Furthermore, there is no income tax applicable to the increases in cash value of a life insurance policy with annual or monthly premiums as long as it is kept in force.
Lifetime distributions from a life insurance policy may be subject to income tax if the policy was paid by a single premium or with periodic premiums, that exceed the seven-pay test.(IRC sections 7702 and 7702A(a)(1)).
These single premium policies or policies fully paid up in seven years or less are called modified endowment contracts. They provide the same tax advantage as continuous premium life insurance contracts as long as no money is taken out of the contract during the lifetime of the insured.

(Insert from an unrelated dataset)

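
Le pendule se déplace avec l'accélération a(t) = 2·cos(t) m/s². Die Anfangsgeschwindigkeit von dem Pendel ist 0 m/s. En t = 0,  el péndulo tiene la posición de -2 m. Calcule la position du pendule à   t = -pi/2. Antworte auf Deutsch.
Ausgehend von der Beschleunigung a(t) = 2·cos(t), nehmen wir 2 Integrale. Die Stammfunktion von der Beschleunigung, mit v(0) = 0, ergibt die Geschwindigkeit: v(t) = 2·sin(t). Das Integral von der Geschwindigkeit ist die Position. Mit x(0) = -2 erhalten wir x(t) = -2·cos(t). Aus der Gleichung für die Position x(t) = -2·cos(t), setzen wir t = -pi/2 ein und erhalten x = 0.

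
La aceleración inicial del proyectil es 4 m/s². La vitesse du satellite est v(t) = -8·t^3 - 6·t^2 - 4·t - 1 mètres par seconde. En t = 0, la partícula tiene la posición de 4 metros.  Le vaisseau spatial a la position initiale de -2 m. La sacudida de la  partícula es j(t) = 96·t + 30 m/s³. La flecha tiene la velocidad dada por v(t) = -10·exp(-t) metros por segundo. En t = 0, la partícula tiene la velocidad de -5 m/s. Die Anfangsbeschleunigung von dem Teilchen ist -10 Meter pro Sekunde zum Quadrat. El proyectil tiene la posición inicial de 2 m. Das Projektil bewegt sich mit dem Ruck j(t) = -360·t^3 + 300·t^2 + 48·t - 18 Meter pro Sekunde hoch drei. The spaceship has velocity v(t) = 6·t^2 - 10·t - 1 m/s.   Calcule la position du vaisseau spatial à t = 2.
Nous devons intégrer notre équation de la vitesse v(t) = 6·t^2 - 10·t - 1 1 fois. En intégrant la vitesse et en utilisant la condition initiale x(0) = -2, nous obtenons x(t) = 2·t^3 - 5·t^2 - t - 2. Nous avons la position x(t) = 2·t^3 - 5·t^2 - t - 2. En substituant t = 2: x(2) = -8.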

Preparing LI Proceeds for Estate Tax
Because any life insurance policy owned by an insured will be included in his estate for federal estate tax purposes, estate planners almost universally suggest that a life insurance policy should not be owned by the insured. When the policy is owned by someone else or a trust, and when the death benefits are not payable to the estate of the insured, the death benefit proceeds can be kept out of the insured’s estate if it is subject to the federal estate tax.(IRC section 2042).

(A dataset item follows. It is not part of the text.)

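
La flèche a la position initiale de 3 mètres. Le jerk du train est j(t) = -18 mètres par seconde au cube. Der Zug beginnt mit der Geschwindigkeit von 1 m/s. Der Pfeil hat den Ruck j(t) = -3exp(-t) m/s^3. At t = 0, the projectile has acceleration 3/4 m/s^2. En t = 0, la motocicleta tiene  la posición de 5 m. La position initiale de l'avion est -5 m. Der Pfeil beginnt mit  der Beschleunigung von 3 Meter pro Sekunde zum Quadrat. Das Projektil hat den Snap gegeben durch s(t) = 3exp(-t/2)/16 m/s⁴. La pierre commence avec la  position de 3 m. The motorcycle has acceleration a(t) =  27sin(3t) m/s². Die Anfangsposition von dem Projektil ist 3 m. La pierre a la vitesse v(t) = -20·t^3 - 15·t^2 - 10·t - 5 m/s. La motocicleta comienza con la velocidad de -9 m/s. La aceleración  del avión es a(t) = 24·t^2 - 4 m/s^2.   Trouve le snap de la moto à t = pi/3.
Pour résoudre ceci, nous devons prendre 2 dérivées de notre équation de l'accélération a(t) = 27·sin(3·t). En prenant d/dt de a(t), nous trouvons j(t) = 81·cos(3·t). En dérivant le jerk, nous obtenons le snap: s(t) = -243·sin(3·t). En utilisant s(t) = -243·sin(3·t) et en substituant t = pi/3, nous trouvons s = 0.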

But with this rule-of-thumb come caveats: For one, the death benefits can still be payable to the estate of the insured if the primary beneficiary predeceases the insured and there is no contingent beneficiary. To prevent unintentionally including the life insurance policy in the estate, it is important to name at least one contingent beneficiary. Furthermore, it is strongly suggested that the last contingent beneficiary be a charity so that all beneficiaries cannot possibly predecease the insured.

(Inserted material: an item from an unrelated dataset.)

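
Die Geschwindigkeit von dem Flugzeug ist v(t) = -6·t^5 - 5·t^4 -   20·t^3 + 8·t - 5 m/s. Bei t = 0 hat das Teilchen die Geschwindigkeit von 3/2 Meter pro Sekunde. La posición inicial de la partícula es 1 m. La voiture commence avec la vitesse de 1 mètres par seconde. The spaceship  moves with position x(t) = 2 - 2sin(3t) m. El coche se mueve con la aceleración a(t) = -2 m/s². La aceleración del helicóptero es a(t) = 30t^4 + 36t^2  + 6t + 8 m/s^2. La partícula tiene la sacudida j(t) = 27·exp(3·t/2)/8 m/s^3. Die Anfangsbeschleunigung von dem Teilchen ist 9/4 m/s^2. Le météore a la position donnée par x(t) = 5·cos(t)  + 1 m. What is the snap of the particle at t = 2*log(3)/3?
To solve this, we need to take 1 derivative of our jerk equation j(t) = 27·exp(3·t/2)/8. Taking d/dt of j(t), we find s(t) = 81·exp(3·t/2)/16. We have snap s(t) = 81·exp(3·t/2)/16. Substituting t = 2*log(3)/3: s(2*log(3)/3) = 243/16.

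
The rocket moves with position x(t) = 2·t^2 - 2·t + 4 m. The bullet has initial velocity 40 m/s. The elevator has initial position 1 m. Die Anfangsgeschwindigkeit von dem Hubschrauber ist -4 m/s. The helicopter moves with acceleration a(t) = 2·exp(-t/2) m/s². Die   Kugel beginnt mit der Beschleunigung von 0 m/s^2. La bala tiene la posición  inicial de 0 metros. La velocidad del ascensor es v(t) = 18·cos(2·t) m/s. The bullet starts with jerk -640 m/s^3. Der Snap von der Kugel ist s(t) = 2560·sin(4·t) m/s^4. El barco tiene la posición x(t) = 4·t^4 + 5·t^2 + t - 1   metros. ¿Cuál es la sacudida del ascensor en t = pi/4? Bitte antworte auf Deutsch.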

Another concern is transferring the ownership of an existing life insurance policy from the insured to some other party. Section 2042 of the tax code provides that the insurance policy will be treated as if it is still owned by the insured for three years after the transfer. That’s why estate planners generally suggest the purchase of a new policy by the intended owner – a person, business or trust – so that the life insurance will never be included in the estate of the insured.
Before a transfer occurs, how do you decide whom or what is an appropriate party to acquire and own the policy? First, it is important to be sure that there is an insurable interest between the intended owner and the person to be insured. This is especially true if the policy will be owned by a trust in the state of Maryland. When applying Maryland law, a recent case in a federal District Court (Chawla vs. Transamerica Occidental Life) held that a trust owning a life insurance policy did not have an insurable interest in the life of the insured.
The laws of all states require that there be an insurable interest between the insured and the policy owner at the time the life insurance contract is created. Grantor trusts owning life insurance policies insuring the life of the grantor are generally deemed to have an insurable interest in the life of the grantor.
The above concerns are not as important if the insured does not have a large enough estate to be subject to the federal estate tax. And while these concerns will supposedly go away for large estates after the year 2010 if Congress repeals the federal estate tax completely, they are a factor for multi-million dollar estates up through 2009. Currently it seems likely that the estate tax will be extended beyond 2009 in some as yet to be determined form.